Battling Tesco (TSCO) in the U.K. has helped hone Walmart's ability to deliver banking services, and its latest U.S. and Canadian initiatives provide the vehicles that will bringing its increasing experience to bear.
Lobbying by established financial-services firms denied Walmart a bank in the United States. However, it has taken a small but significant stake in its debit card partner Green Dot, which itself recently moved to buy a Utah-based bank. In developing a closer relationship with Green Dot, Walmart can learn more about how its business provides services to "unbanked" consumers who don't have ready access to financial services, a group some put at 73 million adults in the U.S. alone.

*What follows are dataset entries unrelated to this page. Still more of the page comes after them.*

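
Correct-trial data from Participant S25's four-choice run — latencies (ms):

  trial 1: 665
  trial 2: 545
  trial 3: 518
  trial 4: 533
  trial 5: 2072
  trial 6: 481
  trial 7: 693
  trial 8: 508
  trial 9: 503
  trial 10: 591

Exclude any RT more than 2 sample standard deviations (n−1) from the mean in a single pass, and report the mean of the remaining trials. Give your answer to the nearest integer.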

Two decades ago, as it experimented with food in developing supercenters, Walmart bought a food distributor, McLane. The retailer didn't as much want to use its services -- which were focused on convenience and drug stores -- so much as to gain access to its expertise and advanced processes, which it was able to adapt to the self-distribution system it was establishing for the food operations.
With help from Green Dot, Walmart can keep expanding customer access to services such as low-cost wire fund transfers that it has grown in the U.S. and built upon by introducing relatively inexpensive prepaid debit cards. They act as an alternative payment method for customers lacking credit cards or checking accounts.
Financial services can be a huge opportunity for a retailer, not only by providing new revenues but giving customers more reasons to shop stores and click onto websites. Walmart already has seen up close how its rival Tesco has crafted financial services programs using discounts and rewards to secure a substantial U.K. market share lead.

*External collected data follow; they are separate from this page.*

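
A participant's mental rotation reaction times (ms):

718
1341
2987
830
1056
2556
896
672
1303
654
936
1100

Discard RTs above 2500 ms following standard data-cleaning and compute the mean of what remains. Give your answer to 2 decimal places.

950.60 ms

Excluded: 2556, 2987
Retained (n=10): Σ = 9506
Mean = 9506/10 = 950.6000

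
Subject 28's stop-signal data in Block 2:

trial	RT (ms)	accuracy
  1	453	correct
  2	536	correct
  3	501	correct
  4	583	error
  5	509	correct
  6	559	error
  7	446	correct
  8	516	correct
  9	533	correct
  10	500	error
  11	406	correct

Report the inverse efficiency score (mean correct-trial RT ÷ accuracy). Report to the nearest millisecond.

Correct trials (n=8): 453, 536, 501, 509, 446, 516, 533, 406
Mean correct RT = 3900/8 = 487.5000 ms
Proportion correct = 8/11
IES = 487.5000 / (8/11) = 670.312 ms

670 ms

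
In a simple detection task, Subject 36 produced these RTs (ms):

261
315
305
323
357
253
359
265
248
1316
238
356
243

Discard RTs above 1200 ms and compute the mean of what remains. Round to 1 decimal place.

Excluded: 1316
Retained (n=12): Σ = 3523
Mean = 3523/12 = 293.5833

293.6 ms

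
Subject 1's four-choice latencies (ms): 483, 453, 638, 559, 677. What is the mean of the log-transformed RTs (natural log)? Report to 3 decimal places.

ln(RT): 6.1800, 6.1159, 6.4583, 6.3261, 6.5177
Σ ln(RT) = 31.5981
Mean = 31.5981/5 = 6.31961

6.320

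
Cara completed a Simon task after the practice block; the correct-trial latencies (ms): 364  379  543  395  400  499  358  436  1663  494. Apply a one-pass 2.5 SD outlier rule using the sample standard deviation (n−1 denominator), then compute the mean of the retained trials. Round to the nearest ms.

n = 10, ΣRT = 5531, M = 553.100
Σ(x−M)² = 1404680.90; s = √(1404680.90/9) = 395.064
Cutoffs: 553.100 ± 2.5·395.064 → [-434.6, 1540.8]
Outside: 1663 → excluded.
Retained (n=9): Σ = 3868, mean = 3868/9 = 429.778

430 ms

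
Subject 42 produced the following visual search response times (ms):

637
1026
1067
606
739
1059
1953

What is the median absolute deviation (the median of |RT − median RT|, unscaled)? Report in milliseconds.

Sorted: 606, 637, 739, 1026, 1059, 1067, 1953 → median = 1026
|x − 1026|: 389, 0, 41, 420, 287, 33, 927
Sorted deviations: 0, 33, 41, 287, 389, 420, 927 → MAD = 287

287 ms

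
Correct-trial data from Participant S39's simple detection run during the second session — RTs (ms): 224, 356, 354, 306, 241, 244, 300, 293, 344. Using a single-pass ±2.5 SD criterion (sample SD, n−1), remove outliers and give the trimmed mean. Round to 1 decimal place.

n = 9, ΣRT = 2662, M = 295.778
Σ(x−M)² = 20305.56; s = √(20305.56/8) = 50.380
Cutoffs: 295.778 ± 2.5·50.380 → [169.8, 421.7]
No RTs fall outside the cutoffs; all 9 retained. Mean = 2662/9 = 295.778

295.8 ms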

Tesco allows the average Briton to buy insurance and even pick up a personal loan as conveniently as milk and eggs and in a familiar environment that is certainly less intimidating than a bank to many customers. Through Tesco, British consumers can secure credit cards, mortgages personal loans and savings accounts as well as a variety of insurance products for car, motorcycle, van, travel, business, home, life, health, dental and pets. The retailer even will compare prices on utilities and set a customer up with the cheapest provider.

Walmart's ASDA operation in the U.K. has been playing catch up with Tesco, but today offers loans, insurance and even a rewards credit card. In Canada, Walmart is setting itself as a low-price alternative shop for banking services, just as Tesco does in the U.K. Bloomberg reported that the no-fee MasterCard Walmart issued in Canada has an 18.99 percent interest rate. A MasterCard issued by retail rival Loblaw carries a 19.97 percent rate.

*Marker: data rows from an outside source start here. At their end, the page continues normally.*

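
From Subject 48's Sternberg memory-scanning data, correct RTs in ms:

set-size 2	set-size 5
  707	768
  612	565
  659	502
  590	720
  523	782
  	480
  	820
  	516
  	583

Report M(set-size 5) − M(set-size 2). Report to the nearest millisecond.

19 ms

M(set-size 2) = 3091/5 = 618.200
M(set-size 5) = 5736/9 = 637.333
Difference = 637.333 − 618.200 = 19.133 ms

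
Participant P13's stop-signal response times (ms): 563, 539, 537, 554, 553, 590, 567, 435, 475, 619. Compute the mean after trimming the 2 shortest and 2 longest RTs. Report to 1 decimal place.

552.2 ms

Sorted: 435, 475, 537, 539, 553, 554, 563, 567, 590, 619
Drop lowest 2 (435, 475) and highest 2 (590, 619)
Remaining (n=6): Σ = 3313, mean = 3313/6 = 552.167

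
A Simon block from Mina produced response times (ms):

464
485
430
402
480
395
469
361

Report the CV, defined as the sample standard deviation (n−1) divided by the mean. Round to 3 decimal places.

0.105

n = 8, Σ = 3486, M = 435.7500
Σ(x−M)² = 14707.500; s = √(14707.500/7) = 45.8374
CV = 45.8374 / 435.7500 = 0.10519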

Although it's well behind Tesco in this regard, Walmart has taken steps to introduce loyalty elements into its financial services program. By coaxing consumers to use its cards, Walmart check stands generate more data about what individual customers are purchasing. The retailer can use the data provided to target marketing efforts more efficiently.
In Canada, Walmart's first banking move was issuing a MasterCard with a cash back deal, and so establishing a basic loyalty reward from the outset. In the U.S., the retailer has begun offering prepaid debit card users cash back on fuel purchases made on the card.

Walmart has an opportunity to expand financial services in North America, particularly at a time when many consumers are finding credit harder to come by. Loyalty programs can encourage participation and provide insights that the retailer can use to enhance its prospects as an alternative bank.